ZEV credits provide outsized incentives for electric vehicle makers
As the generally increasing trend of emissions is a cause for concern, some geographic areas have put together incentive programs for automakers that are committed to reducing emissions on the road.
For instance, California started a program called the Zero-Emissions Vehicle program, commonly known as “ZEV,” which mandates automakers to sell a benchmark of zero-emissions vehicles based on metrics like gasoline and diesel sales. Since its inception, ZEV mandates have been adopted by nine other states, including New York, Vermont, Massachusetts, and Maryland. Similar mandates have even been implemented overseas, particularly in Europe.
For EV makers like Tesla, mandates like these are no problem — and they’re even incentives to keep going. That’s because whenever traditional automakers aren’t able to hit their own benchmarks, they can buy ZEV credits from Tesla to offset their own emissions.
Slow transition to electric vehicles fuel Tesla’s ZEV credits revenue growth
Since Tesla started selling emissions credits all the way back in 2010, the company has garnered huge customers including General Motors and Fiat Chrysler (the parent company of Dodge, Alfa Romero, and others).
The question is then: “Why don’t these giants just make EVs themselves instead of paying Tesla?” The answer: it all comes down to speed — and consequently fines.

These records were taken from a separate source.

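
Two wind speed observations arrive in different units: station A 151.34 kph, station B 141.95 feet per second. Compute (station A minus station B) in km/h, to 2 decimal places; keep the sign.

-4.42 km/h

station B: 141.95 ft/s = 155.7589 km/h.
Difference: 151.3400 − 155.7589 = -4.42 km/h.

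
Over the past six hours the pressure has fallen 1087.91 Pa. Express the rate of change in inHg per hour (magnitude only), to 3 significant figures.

1087.91 Pa / 6 h × 0.0002953 inHg/Pa = 0.0535 inHg/h.

0.0535 inHg per hour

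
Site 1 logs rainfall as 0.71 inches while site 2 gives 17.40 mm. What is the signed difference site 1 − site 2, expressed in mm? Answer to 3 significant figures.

0.634 mm

site 1: 0.71 in = 18.03400 mm.
Difference: 18.03400 − 17.40000 = 0.634 mm.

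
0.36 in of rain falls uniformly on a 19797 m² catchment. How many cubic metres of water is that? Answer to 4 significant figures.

Depth: 0.36 in × 25.4 = 9.144 mm.
1 mm over 1 m² is 1 L, so volume = 9.144 × 19797 = 181023.77 L = 181.0 m³.

181.0 cubic metres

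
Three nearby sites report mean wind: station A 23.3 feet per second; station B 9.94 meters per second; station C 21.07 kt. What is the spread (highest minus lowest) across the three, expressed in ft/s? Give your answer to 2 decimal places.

station B: 9.94 m/s = 32.6115 ft/s.
station C: 21.07 kt = 35.5622 ft/s.
Spread: 35.5622 − 23.3000 = 12.26 ft/s.

12.26 ft/s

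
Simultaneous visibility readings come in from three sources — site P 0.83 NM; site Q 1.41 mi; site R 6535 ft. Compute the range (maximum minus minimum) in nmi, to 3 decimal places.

site Q: 1.41 SM = 1.22526 nmi.
site R: 6535 ft = 1.07552 nmi.
Spread: 1.22526 − 0.83000 = 0.395 nmi.

0.395 nmi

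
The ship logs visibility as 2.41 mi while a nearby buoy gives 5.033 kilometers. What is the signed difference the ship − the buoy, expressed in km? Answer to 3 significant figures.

the ship: 2.41 SM = 3.8785 km.
Difference: 3.8785 − 5.0330 = -1.15 km.

-1.15 km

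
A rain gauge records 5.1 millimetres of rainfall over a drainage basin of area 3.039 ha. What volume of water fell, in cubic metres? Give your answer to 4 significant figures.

155.0 cubic metres

Area: 3.039 ha = 30390 m².
1 mm over 1 m² is 1 L, so volume = 5.1 × 30390 = 154989 L = 155.0 m³.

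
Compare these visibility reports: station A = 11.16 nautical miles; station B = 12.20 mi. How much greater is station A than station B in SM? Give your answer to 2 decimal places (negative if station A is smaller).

station A: 11.16 nmi = 12.8427 SM.
Difference: 12.8427 − 12.2000 = 0.64 SM.

0.64 SM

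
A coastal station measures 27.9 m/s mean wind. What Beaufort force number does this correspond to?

Beaufort force 10

27.9 m/s lies in the Beaufort 10 band (storm, 24.5–28.4 m/s).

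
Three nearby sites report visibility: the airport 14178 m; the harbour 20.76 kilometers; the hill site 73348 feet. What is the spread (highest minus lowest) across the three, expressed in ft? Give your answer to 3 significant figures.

26800 ft

the airport: 14178 m = 46515.75 ft.
the harbour: 20.76 km = 68110.24 ft.
Spread: 73348.00 − 46515.75 = 26800 ft.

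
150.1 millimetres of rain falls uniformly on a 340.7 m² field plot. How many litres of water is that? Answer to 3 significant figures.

1 mm over 1 m² is 1 L, so volume = 150.1 × 340.7 = 51139.07 L ≈ 51100 L.

51100 litres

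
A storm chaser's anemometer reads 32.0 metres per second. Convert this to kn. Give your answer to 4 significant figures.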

That is, while automakers are working fast to make emissions-neutral vehicles, their operation doesn’t financially allow them to work fast enough. Across the field, automakers are missing the mark as it relates to regulations — except Tesla, which far exceeds the benchmark it needs to hit on producing ZEVs.

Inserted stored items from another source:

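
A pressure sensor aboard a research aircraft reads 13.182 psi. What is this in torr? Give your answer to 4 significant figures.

681.7 mmHg

1 psi = 51.7149 mmHg, so 13.182 × 51.7149 = 681.7 mmHg.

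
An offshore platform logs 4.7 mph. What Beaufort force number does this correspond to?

4.7 mph = 2.1 m/s, which is Beaufort 2 (light breeze, 1.6–3.3 m/s).

Beaufort force 2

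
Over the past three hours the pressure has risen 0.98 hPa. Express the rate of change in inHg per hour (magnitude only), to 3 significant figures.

0.00965 inHg per hour

0.98 hPa / 3 h × 0.02953 inHg/hPa = 0.00965 inHg/h.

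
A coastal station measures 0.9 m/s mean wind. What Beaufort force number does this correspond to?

0.9 m/s lies in the Beaufort 1 band (light air, 0.3–1.5 m/s).

Beaufort force 1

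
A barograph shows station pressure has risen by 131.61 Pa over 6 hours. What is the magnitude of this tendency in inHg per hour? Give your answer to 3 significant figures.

131.61 Pa / 6 h × 0.0002953 inHg/Pa = 0.00648 inHg/h.

0.00648 inHg per hour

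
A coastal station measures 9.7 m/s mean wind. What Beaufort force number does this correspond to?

9.7 m/s lies in the Beaufort 5 band (fresh breeze, 8.0–10.7 m/s).

Beaufort force 5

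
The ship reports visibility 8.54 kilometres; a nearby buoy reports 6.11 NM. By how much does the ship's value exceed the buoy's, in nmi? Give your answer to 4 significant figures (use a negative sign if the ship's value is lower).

the ship: 8.54 km = 4.61123 nmi.
Difference: 4.61123 − 6.11000 = -1.499 nmi.

-1.499 nmi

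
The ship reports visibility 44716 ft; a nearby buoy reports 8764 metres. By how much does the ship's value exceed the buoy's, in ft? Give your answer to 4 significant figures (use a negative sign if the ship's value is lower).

the buoy: 8764 m = 28753.28 ft.
Difference: 44716.00 − 28753.28 = 15960 ft.

15960 ft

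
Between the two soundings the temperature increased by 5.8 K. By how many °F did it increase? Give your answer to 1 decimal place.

A change of 1 °C equals a change of 1.8 °F: Δ°F = 5.8 × 1.8 = 10.4 °F.

10.4 °F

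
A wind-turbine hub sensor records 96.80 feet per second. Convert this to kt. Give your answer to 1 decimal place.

57.4 kt

1 ft/s = 0.592484 kt, so 96.80 × 0.592484 = 57.4 kt.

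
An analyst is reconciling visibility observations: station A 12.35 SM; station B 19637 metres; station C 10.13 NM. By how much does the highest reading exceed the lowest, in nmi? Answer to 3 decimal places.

0.602 nmi

station A: 12.35 SM = 10.73186 nmi.
station B: 19637 m = 10.60313 nmi.
Spread: 10.73186 − 10.13000 = 0.602 nmi.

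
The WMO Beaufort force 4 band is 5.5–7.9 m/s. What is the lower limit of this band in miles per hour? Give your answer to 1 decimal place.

5.5–7.9 m/s × 2.237 = 12.3–17.7 mph.

12.3 mph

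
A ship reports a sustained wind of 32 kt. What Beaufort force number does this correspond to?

Beaufort force 7

32 kt lies in the Beaufort 7 band (near gale, 28–33 kt).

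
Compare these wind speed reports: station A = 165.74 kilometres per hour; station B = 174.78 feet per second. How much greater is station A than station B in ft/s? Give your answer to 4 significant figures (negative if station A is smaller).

station A: 165.74 km/h = 151.0462 ft/s.
Difference: 151.0462 − 174.7800 = -23.73 ft/s.

-23.73 ft/s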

So, automakers often have a choice: either buy ZEV credits or face billions in fines. Whether the credits come from Tesla or not, most automakers don’t have excess credits as Tesla does, a principle that fuels the growth of Tesla’s regulatory credits revenue stream.

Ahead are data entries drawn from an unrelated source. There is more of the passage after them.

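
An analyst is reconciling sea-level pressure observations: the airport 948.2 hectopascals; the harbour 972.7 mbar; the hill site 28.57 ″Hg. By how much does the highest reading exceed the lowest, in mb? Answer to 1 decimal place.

the airport: 948.2 hPa = 948.200 mb.
the hill site: 28.57 inHg = 967.491 mb.
Spread: 972.700 − 948.200 = 24.5 mb.

24.5 mb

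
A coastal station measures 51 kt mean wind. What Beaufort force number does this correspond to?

Beaufort force 10

51 kt lies in the Beaufort 10 band (storm, 48–55 kt).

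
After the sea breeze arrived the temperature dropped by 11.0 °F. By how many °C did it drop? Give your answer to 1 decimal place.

6.1 °C

For a temperature change the 32° offset cancels: Δ°C = 11.0 × 0.5556 = 6.1 °C.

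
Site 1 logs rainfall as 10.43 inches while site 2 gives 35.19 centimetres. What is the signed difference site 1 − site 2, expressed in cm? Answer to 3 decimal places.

-8.698 cm

site 1: 10.43 in = 26.49220 cm.
Difference: 26.49220 − 35.19000 = -8.698 cm.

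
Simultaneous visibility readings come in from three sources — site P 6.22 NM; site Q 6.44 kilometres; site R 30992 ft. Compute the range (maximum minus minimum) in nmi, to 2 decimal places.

site Q: 6.44 km = 3.4773 nmi.
site R: 30992 ft = 5.1006 nmi.
Spread: 6.2200 − 3.4773 = 2.74 nmi.

2.74 nmi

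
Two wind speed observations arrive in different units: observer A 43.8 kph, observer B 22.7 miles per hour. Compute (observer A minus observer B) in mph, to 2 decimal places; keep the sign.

4.52 mph

observer A: 43.8 km/h = 27.2161 mph.
Difference: 27.2161 − 22.7000 = 4.52 mph.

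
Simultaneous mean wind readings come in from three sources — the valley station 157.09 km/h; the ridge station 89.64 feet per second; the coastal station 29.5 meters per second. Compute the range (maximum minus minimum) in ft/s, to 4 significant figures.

53.52 ft/s

the valley station: 157.09 km/h = 143.1631 ft/s.
the coastal station: 29.5 m/s = 96.7848 ft/s.
Spread: 143.1631 − 89.6400 = 53.52 ft/s.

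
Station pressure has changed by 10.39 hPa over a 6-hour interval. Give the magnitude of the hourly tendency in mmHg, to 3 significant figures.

10.39 hPa / 6 h × 0.750062 mmHg/hPa = 1.30 mmHg/h.

1.30 mmHg per hour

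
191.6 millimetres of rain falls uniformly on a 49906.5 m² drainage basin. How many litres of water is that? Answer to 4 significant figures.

9562000 litres

1 mm over 1 m² is 1 L, so volume = 191.6 × 49906.5 = 9562085.4 L ≈ 9562000 L.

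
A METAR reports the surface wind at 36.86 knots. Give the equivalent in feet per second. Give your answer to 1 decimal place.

62.2 ft/s

1 kt = 1.68781 ft/s, so 36.86 × 1.68781 = 62.2 ft/s.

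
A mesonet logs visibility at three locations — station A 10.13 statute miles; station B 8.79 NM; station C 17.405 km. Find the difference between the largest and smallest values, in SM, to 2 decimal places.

station B: 8.79 nmi = 10.1154 SM.
station C: 17.405 km = 10.8150 SM.
Spread: 10.8150 − 10.1154 = 0.70 SM.

0.70 SM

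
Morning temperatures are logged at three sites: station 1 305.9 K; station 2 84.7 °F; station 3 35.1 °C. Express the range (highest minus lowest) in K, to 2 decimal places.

5.82 K

station 1: 305.9 K = 32.750 °C.
station 2: 84.7 °F = 29.278 °C.
Spread: 35.100 − 29.278 = 5.822 °C.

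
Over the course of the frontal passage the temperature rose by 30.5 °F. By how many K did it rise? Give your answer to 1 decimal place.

16.9 K

A change of 1 °C equals a change of 1.8 °F: ΔK = 30.5 × 0.5556 = 16.9 K.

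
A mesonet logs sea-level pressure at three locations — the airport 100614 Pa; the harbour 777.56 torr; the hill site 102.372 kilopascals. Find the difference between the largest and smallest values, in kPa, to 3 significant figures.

the airport: 100614 Pa = 100.6140 kPa.
the harbour: 777.56 mmHg = 103.6662 kPa.
Spread: 103.6662 − 100.6140 = 3.05 kPa.

3.05 kPa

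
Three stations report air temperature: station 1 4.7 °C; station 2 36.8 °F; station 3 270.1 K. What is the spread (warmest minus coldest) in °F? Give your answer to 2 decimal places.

station 2: 36.8 °F = 2.667 °C.
station 3: 270.1 K = -3.050 °C.
Spread: 4.700 − (-3.050) = 7.750 °C = 13.95 °F.

13.95 °F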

The revenue stream has challenges ahead
While emissions regulations have allowed Tesla to grow its credits revenue stream significantly over time, there are certainly challenges that stand in the way. Back in 2017, Trefis speculated in a piece it wrote for Forbes that the Trump administration could roll the ZEV program back, which would directly hurt Tesla’s revenue. There has been some indication of this intention, but nothing has been set in stone yet.
Aside from policy, as companies produce more EVs themselves, they may very well have the leeway to put up their own ZEV credits for grabs, flooding the market with supply and driving down value per credit.
So while Tesla’s regulatory credits revenue stream is currently doing well, the company won’t be without its challenges.